Un fraude electoral, el robo armado de unas urnas en las narices mismas de los votantes, la denuncia del fraude, las protestas tumultuarias, la represión sangrienta del ejército, caminos vecinales bloqueados, los muertos, los desparecidos, van conformando el contexto que da tensión a la historia.

Ninguna ilusión de denuncia por parte del novelista, ningún propósito de rescate: su trabajo es menos ingenuo —la literatura no sirve para eso— y más ambicioso: la invención de un mundo propio y de un lenguaje propio. ¿Quién habla en la novela? Hablamos todos y ninguno. Habla el autor y habla la muchedumbre anónima: los mexicanos norteños pero también los mexicanos degradados, humillados por el gobierno inepto y la matanza, la de la novela y la de los almazanistas asesinados en julio de 1940 y que Robert Capa inmortalizó en su Leica de 35 milímetros y que aparece en la portada del libro.
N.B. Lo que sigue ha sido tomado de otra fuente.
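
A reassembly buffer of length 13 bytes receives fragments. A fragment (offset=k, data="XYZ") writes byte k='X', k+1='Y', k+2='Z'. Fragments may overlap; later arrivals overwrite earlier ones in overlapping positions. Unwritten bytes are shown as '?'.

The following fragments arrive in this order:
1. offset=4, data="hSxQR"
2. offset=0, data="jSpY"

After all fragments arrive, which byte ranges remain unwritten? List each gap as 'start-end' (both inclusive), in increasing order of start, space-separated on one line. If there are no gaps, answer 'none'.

Fragment 1: offset=4 len=5
Fragment 2: offset=0 len=4
Gaps: 9-12

Answer: 9-12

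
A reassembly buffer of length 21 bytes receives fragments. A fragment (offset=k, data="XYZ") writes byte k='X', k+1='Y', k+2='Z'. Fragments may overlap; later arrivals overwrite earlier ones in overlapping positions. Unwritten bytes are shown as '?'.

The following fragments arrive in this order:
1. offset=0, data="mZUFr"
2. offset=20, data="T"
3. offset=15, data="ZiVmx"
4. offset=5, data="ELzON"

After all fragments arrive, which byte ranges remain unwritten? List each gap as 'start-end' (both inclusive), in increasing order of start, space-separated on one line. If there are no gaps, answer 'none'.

Answer: 10-14

Derivation:
Fragment 1: offset=0 len=5
Fragment 2: offset=20 len=1
Fragment 3: offset=15 len=5
Fragment 4: offset=5 len=5
Gaps: 10-14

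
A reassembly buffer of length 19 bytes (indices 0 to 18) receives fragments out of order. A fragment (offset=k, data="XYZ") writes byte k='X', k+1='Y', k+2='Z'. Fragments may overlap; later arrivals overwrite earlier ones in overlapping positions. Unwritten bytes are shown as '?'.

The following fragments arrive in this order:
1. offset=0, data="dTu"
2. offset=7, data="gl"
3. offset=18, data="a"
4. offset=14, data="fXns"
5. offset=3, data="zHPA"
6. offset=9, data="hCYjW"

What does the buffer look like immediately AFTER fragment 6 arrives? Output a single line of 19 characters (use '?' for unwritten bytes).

Fragment 1: offset=0 data="dTu" -> buffer=dTu????????????????
Fragment 2: offset=7 data="gl" -> buffer=dTu????gl??????????
Fragment 3: offset=18 data="a" -> buffer=dTu????gl?????????a
Fragment 4: offset=14 data="fXns" -> buffer=dTu????gl?????fXnsa
Fragment 5: offset=3 data="zHPA" -> buffer=dTuzHPAgl?????fXnsa
Fragment 6: offset=9 data="hCYjW" -> buffer=dTuzHPAglhCYjWfXnsa

Answer: dTuzHPAglhCYjWfXnsa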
Porque en el fondo y en definitiva lo que resta es la verdad, la “áspera verdad” de Diderot: los crímenes políticos irresueltos, el desencanto, la utilización política del ejército que tortura y acribilla a cientos de ciudadanos, a sangre fría, los encubrimientos, el control de la prensa para que no se sepa nada fuera del pueblo. Y así, la verdad —como siempre en los crímenes políticos— nunca se sabrá, porque parece mentira.